En Irlande, deux mille personnes disparaissent chaque année. 
***
Tout était absolument paisible dans la campagne irlandaise. L’obscurité était parfaite, comme cela arrive seulement loin des lumières de la ville. Là, au bord de la petite route étroite qui conduisait à Wesport, la nuit semblait totale. Seuls quelques carrés de lumière brillant dans le lointain trahissaient la présence silencieuse de fermes et d’habitations. 
Dans le pré verdoyant se dressaient d’anciennes pierres tombales, toutes inclinées ou renversées, donnant l’impression qu’une main invisible les avait lâchées du ciel, avant de les abandonner à leur triste sort. 
Le vent soufflait fort, comme souvent sur la côte. Les arbres ployaient sous ses assauts répétés et leurs branches nues faisaient naître un cliquetis constant, semblable à une conversation mystérieuse et secrète. Une colline moussue s’élevait au-dessus de la lande, parsemée de fleurs sauvages dont les couleurs, vives et variées la journée, se fondaient en un gris uniforme sous la lueur des étoiles. Un soupir surgi du fond des âges sembla traverser la nuit. Au loin, un chien gémit, brisant le silence de son cri plaintif. 
Debout au milieu des stèles, une jeune femme attendait. On lui avait donné rendez-vous là. Elle consultait régulièrement sa montre d’un geste impatient, comme pour mieux chasser les frissons superstitieux qui lui parcouraient l’échine. L’endroit était étrange. L’atmosphère qui y régnait en plein jour était déjà inquiétante mais de nuit, sous ce ciel à peine parsemé de quelques étoiles, le paysage devenait surnaturel. La jeune femme s’attendait presque à voir un fantôme vaporeux se glisser soudain de dessous une stèle pour la chasser hors du cimetière dont elle était venue troubler la paix 
Ces pensées qui se débattaient dans son esprit agité la firent de nouveau frissonner. Elle remonta le col de son manteau. Allons, allons, tout cela était stupide. Après tout, elle n’avait rien à craindre. Ne connaissait-elle pas par cœur la route de Westport ? Elle aurait pu rejoindre la ville les yeux fermés. 
Non, la seule chose qui l’inquiétait était que l’homme qu’elle attendait avait peut-être oublié leur rendez-vous. Il avait pourtant promis de venir. Peut-être avait-il changé d’avis. Peut-être en avait-il rejoint une autre ? Peut-être… 
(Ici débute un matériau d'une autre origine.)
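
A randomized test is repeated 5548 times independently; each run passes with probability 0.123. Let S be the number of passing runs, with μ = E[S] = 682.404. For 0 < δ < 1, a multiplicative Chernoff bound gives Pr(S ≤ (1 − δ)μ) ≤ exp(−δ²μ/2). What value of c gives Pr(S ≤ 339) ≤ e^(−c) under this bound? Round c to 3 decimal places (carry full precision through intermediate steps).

86.405

Write 339 = (1 − δ)μ, so δ = 1 − 339/682.404 = 0.5032268…
Then the exponent is δ²μ/2 = (μ − 339)²/(2μ) = 86.405053.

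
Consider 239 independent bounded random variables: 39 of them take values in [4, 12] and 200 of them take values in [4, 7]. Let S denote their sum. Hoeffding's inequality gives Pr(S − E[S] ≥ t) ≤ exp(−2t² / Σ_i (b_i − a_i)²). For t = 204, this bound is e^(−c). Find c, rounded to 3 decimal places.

19.374

Σ(b_i − a_i)² = 39·8² + 200·3² = 4296.
c = 2t² / 4296 = 2·204² / 4296 = 19.3743.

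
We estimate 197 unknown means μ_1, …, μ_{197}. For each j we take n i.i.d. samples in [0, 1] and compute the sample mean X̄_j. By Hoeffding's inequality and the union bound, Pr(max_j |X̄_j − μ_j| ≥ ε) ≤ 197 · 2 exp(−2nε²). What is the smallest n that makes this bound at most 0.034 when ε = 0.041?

Need 2·197·exp(−2nε²) ≤ 0.034, i.e. exp(−2nε²) ≤ 0.034/394.
So 2nε² ≥ ln(394/0.034) = 9.357746.
Hence n ≥ 9.357746/(2·0.041²) = 2783.387.
The smallest integer n is 2784.

2784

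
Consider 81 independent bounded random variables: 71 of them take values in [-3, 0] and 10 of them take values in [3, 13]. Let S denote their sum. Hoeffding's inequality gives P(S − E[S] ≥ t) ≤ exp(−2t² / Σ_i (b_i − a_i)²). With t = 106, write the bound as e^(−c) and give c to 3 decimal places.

13.711

Σ(b_i − a_i)² = 71·3² + 10·10² = 1639.
c = 2t² / 1639 = 2·106² / 1639 = 13.7108.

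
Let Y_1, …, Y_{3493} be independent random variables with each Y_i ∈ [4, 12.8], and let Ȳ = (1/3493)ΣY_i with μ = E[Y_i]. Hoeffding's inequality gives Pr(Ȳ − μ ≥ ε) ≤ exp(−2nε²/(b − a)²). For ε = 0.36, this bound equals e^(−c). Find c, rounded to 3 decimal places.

c = 2nε²/(b − a)² = 2·3493·0.36² / 8.8² = 11.6914.

11.691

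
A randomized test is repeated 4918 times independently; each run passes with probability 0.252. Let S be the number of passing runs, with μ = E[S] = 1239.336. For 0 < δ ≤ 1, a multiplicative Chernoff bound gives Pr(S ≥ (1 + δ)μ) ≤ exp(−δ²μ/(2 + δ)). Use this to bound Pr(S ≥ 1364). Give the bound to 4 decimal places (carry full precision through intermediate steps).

Write 1364 = (1 + δ)μ, so δ = 1364/1239.336 − 1 = 0.1005893…
Then the exponent is δ²μ/(2 + δ) = (1364 − μ)² / (μ·(2 + δ)) = 5.969692.
Bound = exp(−5.969692) = 0.00256.

0.0026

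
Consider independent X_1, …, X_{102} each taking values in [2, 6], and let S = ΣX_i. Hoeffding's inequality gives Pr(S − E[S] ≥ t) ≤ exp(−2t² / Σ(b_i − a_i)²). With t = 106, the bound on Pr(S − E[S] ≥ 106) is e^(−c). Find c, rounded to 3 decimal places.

Σ(b_i − a_i)² = 102·(4)² = 1632.
c = 2t²/1632 = 2·106²/1632 = 13.7696.

13.770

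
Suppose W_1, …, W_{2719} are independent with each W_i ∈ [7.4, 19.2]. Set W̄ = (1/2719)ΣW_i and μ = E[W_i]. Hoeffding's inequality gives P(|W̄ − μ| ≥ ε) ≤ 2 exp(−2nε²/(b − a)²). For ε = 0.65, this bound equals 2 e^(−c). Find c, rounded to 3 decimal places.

c = 2nε²/(b − a)² = 2·2719·0.65² / 11.8² = 16.5007.

16.501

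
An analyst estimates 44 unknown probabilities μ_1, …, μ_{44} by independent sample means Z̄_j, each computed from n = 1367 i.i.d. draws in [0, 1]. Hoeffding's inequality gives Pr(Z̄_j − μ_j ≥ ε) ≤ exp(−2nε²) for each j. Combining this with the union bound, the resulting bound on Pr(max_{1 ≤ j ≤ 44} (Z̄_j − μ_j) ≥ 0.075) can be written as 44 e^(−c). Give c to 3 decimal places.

15.379

Union bound over the 44 events: Pr(max_{1 ≤ j ≤ 44} (Z̄_j − μ_j) ≥ 0.075) ≤ 44·exp(−2nε²) = 44 exp(−2·1367·0.075²).
So c = 2·1367·0.075² = 15.3788.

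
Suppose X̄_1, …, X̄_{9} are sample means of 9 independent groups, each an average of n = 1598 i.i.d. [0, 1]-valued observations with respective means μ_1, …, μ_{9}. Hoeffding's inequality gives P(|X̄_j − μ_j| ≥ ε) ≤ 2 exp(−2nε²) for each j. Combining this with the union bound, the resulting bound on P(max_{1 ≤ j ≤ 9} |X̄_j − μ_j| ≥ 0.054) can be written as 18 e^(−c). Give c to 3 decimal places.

Union bound over the 9 events: P(max_{1 ≤ j ≤ 9} |X̄_j − μ_j| ≥ 0.054) ≤ 9·2·exp(−2nε²) = 18 exp(−2·1598·0.054²).
So c = 2·1598·0.054² = 9.3195.

9.320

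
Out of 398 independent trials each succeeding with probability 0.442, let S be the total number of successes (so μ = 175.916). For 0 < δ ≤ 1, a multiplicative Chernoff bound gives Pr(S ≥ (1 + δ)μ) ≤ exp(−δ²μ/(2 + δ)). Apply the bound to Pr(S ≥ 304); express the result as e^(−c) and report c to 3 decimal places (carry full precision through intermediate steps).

Write 304 = (1 + δ)μ, so δ = 304/175.916 − 1 = 0.7280975…
Then the exponent is δ²μ/(2 + δ) = (304 − μ)² / (μ·(2 + δ)) = 34.184130.

34.184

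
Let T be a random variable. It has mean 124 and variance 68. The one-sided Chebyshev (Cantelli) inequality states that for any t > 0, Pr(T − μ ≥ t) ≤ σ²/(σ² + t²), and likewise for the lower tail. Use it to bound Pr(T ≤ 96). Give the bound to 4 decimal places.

0.0798

Here σ² = 68 and t = 28, so σ² + t² = 852.
Cantelli's bound: 68/852 = 0.0798.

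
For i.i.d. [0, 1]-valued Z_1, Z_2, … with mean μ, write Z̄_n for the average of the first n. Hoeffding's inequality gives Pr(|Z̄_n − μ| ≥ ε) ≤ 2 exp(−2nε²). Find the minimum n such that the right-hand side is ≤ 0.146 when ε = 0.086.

Require 2·exp(−2nε²) ≤ 0.146, i.e. 2nε² ≥ ln(2/0.146) = 2.617296.
So n ≥ 2.617296 / (2·0.086²) = 176.940.
The smallest integer n is 177.

177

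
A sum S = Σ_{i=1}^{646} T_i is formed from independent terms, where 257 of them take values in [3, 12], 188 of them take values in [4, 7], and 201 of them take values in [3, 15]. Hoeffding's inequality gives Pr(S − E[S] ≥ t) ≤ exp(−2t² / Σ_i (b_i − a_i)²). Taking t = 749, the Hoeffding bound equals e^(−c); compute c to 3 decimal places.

21.806

Σ(b_i − a_i)² = 257·9² + 188·3² + 201·12² = 51453.
c = 2t² / 51453 = 2·749² / 51453 = 21.8063.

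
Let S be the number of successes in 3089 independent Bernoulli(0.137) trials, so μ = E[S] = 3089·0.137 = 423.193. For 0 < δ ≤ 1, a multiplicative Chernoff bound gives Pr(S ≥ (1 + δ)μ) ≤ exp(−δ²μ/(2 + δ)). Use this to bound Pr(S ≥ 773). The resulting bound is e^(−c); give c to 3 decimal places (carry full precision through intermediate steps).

Write 773 = (1 + δ)μ, so δ = 773/423.193 − 1 = 0.8265898…
Then the exponent is δ²μ/(2 + δ) = (773 − μ)² / (μ·(2 + δ)) = 102.295313.

102.295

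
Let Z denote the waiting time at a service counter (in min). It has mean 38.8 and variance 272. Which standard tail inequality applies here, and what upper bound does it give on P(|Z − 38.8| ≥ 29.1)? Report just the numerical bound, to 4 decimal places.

0.3212

Mean and variance are known, so Chebyshev's inequality applies.
Chebyshev: P(|Z − μ| ≥ t) ≤ Var(Z)/t².
Bound = 272 / 846.81 = 0.3212.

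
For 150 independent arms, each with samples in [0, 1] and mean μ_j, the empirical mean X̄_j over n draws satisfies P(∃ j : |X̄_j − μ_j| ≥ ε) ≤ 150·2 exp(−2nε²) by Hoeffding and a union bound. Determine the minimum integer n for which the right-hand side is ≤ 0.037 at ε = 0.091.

Need 2·150·exp(−2nε²) ≤ 0.037, i.e. exp(−2nε²) ≤ 0.037/300.
So 2nε² ≥ ln(300/0.037) = 9.000620.
Hence n ≥ 9.000620/(2·0.091²) = 543.450.
The smallest integer n is 544.

544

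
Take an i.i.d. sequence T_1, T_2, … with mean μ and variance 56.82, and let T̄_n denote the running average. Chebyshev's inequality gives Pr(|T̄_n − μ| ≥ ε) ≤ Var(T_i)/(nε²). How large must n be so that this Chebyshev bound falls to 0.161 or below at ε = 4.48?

18

Require 56.82/(n·4.48²) ≤ 0.161, i.e. n ≥ 56.82/(0.161·4.48²) = 17.584.
The smallest integer n is 18.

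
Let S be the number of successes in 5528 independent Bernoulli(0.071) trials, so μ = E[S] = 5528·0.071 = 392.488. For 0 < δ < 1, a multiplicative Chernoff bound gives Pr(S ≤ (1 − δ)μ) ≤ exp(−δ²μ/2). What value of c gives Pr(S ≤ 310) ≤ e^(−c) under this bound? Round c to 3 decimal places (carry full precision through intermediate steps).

8.668

Write 310 = (1 − δ)μ, so δ = 1 − 310/392.488 = 0.2101669…
Then the exponent is δ²μ/2 = (μ − 310)²/(2μ) = 8.668125.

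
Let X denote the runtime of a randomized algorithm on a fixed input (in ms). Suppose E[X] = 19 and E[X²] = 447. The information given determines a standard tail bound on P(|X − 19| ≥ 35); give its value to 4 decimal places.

The first two moments determine the variance, so Chebyshev's inequality is the sharpest standard bound available.
Var(X) = E[X²] − (E[X])² = 447 − 361 = 86.
Chebyshev's inequality: P(|X − μ| ≥ t) ≤ Var(X)/t² = 86/1225 = 0.0702.

0.0702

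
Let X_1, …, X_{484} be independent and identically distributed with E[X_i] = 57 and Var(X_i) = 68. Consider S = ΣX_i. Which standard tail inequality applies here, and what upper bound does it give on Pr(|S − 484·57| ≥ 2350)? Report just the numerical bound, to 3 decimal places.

0.006

With mean and variance of each term known, Chebyshev's inequality bounds the deviation of the sum (or sample mean).
Var(S) = n·Var(X_i) = 484·68 = 32912.
Chebyshev: Pr(|S − 484·57| ≥ 2350) ≤ Var(S)/2350² = 32912/5522500 = 0.0060.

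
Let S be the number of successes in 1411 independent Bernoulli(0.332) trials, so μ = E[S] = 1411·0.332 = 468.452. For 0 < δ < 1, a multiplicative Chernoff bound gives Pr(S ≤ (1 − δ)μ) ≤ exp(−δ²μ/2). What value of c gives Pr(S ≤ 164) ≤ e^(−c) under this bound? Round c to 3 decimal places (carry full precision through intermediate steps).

Write 164 = (1 − δ)μ, so δ = 1 − 164/468.452 = 0.6499108…
Then the exponent is δ²μ/2 = (μ − 164)²/(2μ) = 98.933317.

98.933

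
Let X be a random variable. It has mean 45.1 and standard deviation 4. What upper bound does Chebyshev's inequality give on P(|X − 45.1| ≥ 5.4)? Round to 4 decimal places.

Chebyshev: P(|X − μ| ≥ t) ≤ Var(X)/t².
Var(X) = σ² = 4² = 16.
Bound = 16 / 29.16 = 0.5487.

0.5487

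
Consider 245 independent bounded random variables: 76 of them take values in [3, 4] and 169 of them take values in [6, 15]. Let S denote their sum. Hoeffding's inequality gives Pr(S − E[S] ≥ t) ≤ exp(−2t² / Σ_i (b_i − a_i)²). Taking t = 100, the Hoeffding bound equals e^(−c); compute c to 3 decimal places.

Σ(b_i − a_i)² = 76·1² + 169·9² = 13765.
c = 2t² / 13765 = 2·100² / 13765 = 1.4530.

1.453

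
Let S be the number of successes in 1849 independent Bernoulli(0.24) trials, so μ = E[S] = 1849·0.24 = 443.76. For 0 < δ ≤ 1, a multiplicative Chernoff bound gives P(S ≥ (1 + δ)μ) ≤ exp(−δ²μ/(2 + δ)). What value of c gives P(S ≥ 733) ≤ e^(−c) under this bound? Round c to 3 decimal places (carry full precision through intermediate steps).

71.093

Write 733 = (1 + δ)μ, so δ = 733/443.76 − 1 = 0.6517938…
Then the exponent is δ²μ/(2 + δ) = (733 − μ)² / (μ·(2 + δ)) = 71.093322.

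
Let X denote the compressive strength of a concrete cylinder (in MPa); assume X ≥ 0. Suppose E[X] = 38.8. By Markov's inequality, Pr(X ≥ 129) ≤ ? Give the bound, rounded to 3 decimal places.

Markov's inequality: for a non-negative random variable, Pr(X ≥ a) ≤ E[X]/a.
Here E[X] = 38.8 and a = 129, so the bound is 38.8/129 = 0.3008.

0.301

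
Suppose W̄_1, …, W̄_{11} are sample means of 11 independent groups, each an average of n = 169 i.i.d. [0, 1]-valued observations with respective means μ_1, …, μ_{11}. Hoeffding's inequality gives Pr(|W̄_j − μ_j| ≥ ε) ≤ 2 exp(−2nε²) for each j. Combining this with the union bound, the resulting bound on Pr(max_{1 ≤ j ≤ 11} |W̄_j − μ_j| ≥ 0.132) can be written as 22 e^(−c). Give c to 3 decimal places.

Union bound over the 11 events: Pr(max_{1 ≤ j ≤ 11} |W̄_j − μ_j| ≥ 0.132) ≤ 11·2·exp(−2nε²) = 22 exp(−2·169·0.132²).
So c = 2·169·0.132² = 5.8893.

5.889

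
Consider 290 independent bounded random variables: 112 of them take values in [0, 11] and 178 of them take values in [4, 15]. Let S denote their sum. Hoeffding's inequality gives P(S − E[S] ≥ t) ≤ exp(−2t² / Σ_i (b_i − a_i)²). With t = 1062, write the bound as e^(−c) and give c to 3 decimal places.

Σ(b_i − a_i)² = 112·11² + 178·11² = 35090.
c = 2t² / 35090 = 2·1062² / 35090 = 64.2829.

64.283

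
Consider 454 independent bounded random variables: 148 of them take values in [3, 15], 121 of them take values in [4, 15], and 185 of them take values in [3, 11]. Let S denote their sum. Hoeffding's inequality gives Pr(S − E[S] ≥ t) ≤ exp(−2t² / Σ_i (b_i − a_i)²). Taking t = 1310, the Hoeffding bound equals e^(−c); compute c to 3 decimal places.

71.814

Σ(b_i − a_i)² = 148·12² + 121·11² + 185·8² = 47793.
c = 2t² / 47793 = 2·1310² / 47793 = 71.8139.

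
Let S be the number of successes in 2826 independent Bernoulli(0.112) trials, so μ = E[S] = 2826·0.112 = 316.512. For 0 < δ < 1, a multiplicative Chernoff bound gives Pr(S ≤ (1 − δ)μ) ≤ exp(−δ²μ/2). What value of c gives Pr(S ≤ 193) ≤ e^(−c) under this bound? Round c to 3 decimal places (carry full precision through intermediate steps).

24.099

Write 193 = (1 − δ)μ, so δ = 1 − 193/316.512 = 0.3902285…
Then the exponent is δ²μ/2 = (μ − 193)²/(2μ) = 24.098951.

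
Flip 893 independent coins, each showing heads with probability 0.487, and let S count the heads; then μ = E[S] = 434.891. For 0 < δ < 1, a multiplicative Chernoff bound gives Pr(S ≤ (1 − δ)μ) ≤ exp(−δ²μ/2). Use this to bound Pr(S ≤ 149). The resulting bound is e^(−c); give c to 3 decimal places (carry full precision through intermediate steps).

Write 149 = (1 − δ)μ, so δ = 1 − 149/434.891 = 0.6573854…
Then the exponent is δ²μ/2 = (μ − 149)²/(2μ) = 93.970287.

93.970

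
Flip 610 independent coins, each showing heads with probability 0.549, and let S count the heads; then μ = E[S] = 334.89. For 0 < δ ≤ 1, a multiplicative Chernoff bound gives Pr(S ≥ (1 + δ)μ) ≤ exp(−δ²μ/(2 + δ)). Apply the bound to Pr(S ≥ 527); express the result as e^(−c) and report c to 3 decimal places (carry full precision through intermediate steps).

42.820

Write 527 = (1 + δ)μ, so δ = 527/334.89 − 1 = 0.573651…
Then the exponent is δ²μ/(2 + δ) = (527 − μ)² / (μ·(2 + δ)) = 42.820142.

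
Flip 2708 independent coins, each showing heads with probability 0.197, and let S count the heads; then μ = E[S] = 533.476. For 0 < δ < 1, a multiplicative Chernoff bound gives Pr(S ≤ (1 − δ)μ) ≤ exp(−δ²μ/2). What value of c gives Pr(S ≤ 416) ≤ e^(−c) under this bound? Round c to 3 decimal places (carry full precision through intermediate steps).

Write 416 = (1 − δ)μ, so δ = 1 − 416/533.476 = 0.2202086…
Then the exponent is δ²μ/2 = (μ − 416)²/(2μ) = 12.934612.

12.935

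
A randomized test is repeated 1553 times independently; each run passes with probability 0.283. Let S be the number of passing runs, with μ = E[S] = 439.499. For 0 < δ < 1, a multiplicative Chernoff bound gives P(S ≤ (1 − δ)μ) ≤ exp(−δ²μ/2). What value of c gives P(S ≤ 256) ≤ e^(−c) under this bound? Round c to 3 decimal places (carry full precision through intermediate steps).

Write 256 = (1 − δ)μ, so δ = 1 − 256/439.499 = 0.4175186…
Then the exponent is δ²μ/2 = (μ − 256)²/(2μ) = 38.307121.

38.307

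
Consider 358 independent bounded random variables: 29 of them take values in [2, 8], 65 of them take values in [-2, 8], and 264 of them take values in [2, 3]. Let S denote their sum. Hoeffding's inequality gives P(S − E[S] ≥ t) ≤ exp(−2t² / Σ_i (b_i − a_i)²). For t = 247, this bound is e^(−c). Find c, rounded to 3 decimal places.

15.627

Σ(b_i − a_i)² = 29·6² + 65·10² + 264·1² = 7808.
c = 2t² / 7808 = 2·247² / 7808 = 15.6273.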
Une voix grave et suave résonna soudain juste derrière elle : 
– Ma jolie… Je savais que tu viendrais. Je t’attendais. 
Elle se retourna vivement, un sourire de bienvenue aux lèvres. Une ombre plus noire que les ténèbres se rua alors sur elle. Elle poussa un cri de surprise. Un long hurlement s’éleva dans les airs. 
Quelques instants plus tard, les pierres tombales avaient retrouvé leur tranquillité nocturne. 
Le cimetière était vide. 
Tout était calme. 
***
– C’était quoi, ça ? 
Alison Blair s’était brusquement arrêtée. Elle sentit ses cheveux se dresser sur sa nuque et retint un frisson. Le long hurlement résonnait encore dans les airs lorsqu’elle se retourna pour contempler la route qui disparaissait derrière elle dans les ténèbres. 
– Un chien, sans doute, marmonna le gardien, debout de l’autre côté de la grille en fer forgé. 
Son accent irlandais était si marqué qu’elle se demanda un instant s’il ne s’adressait pas à elle en gaélique. 
– Plutôt effrayant comme chien, murmura Alison, en se tournant de nouveau vers le grand bonhomme qui examinait sa carte d’identité à la lueur d’une torche puissante. Vous savez, ce n’est pas une fausse carte… 
L’homme leva brusquement le faisceau de sa torche vers elle pour scruter son visage avec attention. Ses yeux méfiants disparaissaient presque sous d’épais sourcils broussailleux. Relevant fièrement le menton, Alison soutint son regard sans ciller. Après un bref hochement de tête approbateur, l’homme soupira. 
– Ça va chauffer dans la chaumière quand le patron va apprendre que vous êtes là… 
– Je sais. 
En tant que membre de la Société des Gardiens, Alison savait qu’elle était attendue avec autant d’impatience que le virus de la grippe. Même dans les meilleures circonstances, les Gardiens n’étaient pas réputés pour être les hôtes les plus accueillants de l’univers. Ils vivaient souvent seuls, reclus, travaillaient en secret et protégeaient leur identité avec jalousie, se tenant le plus possible à l’écart d’un monde empli de gens qui ne les comprendraient jamais.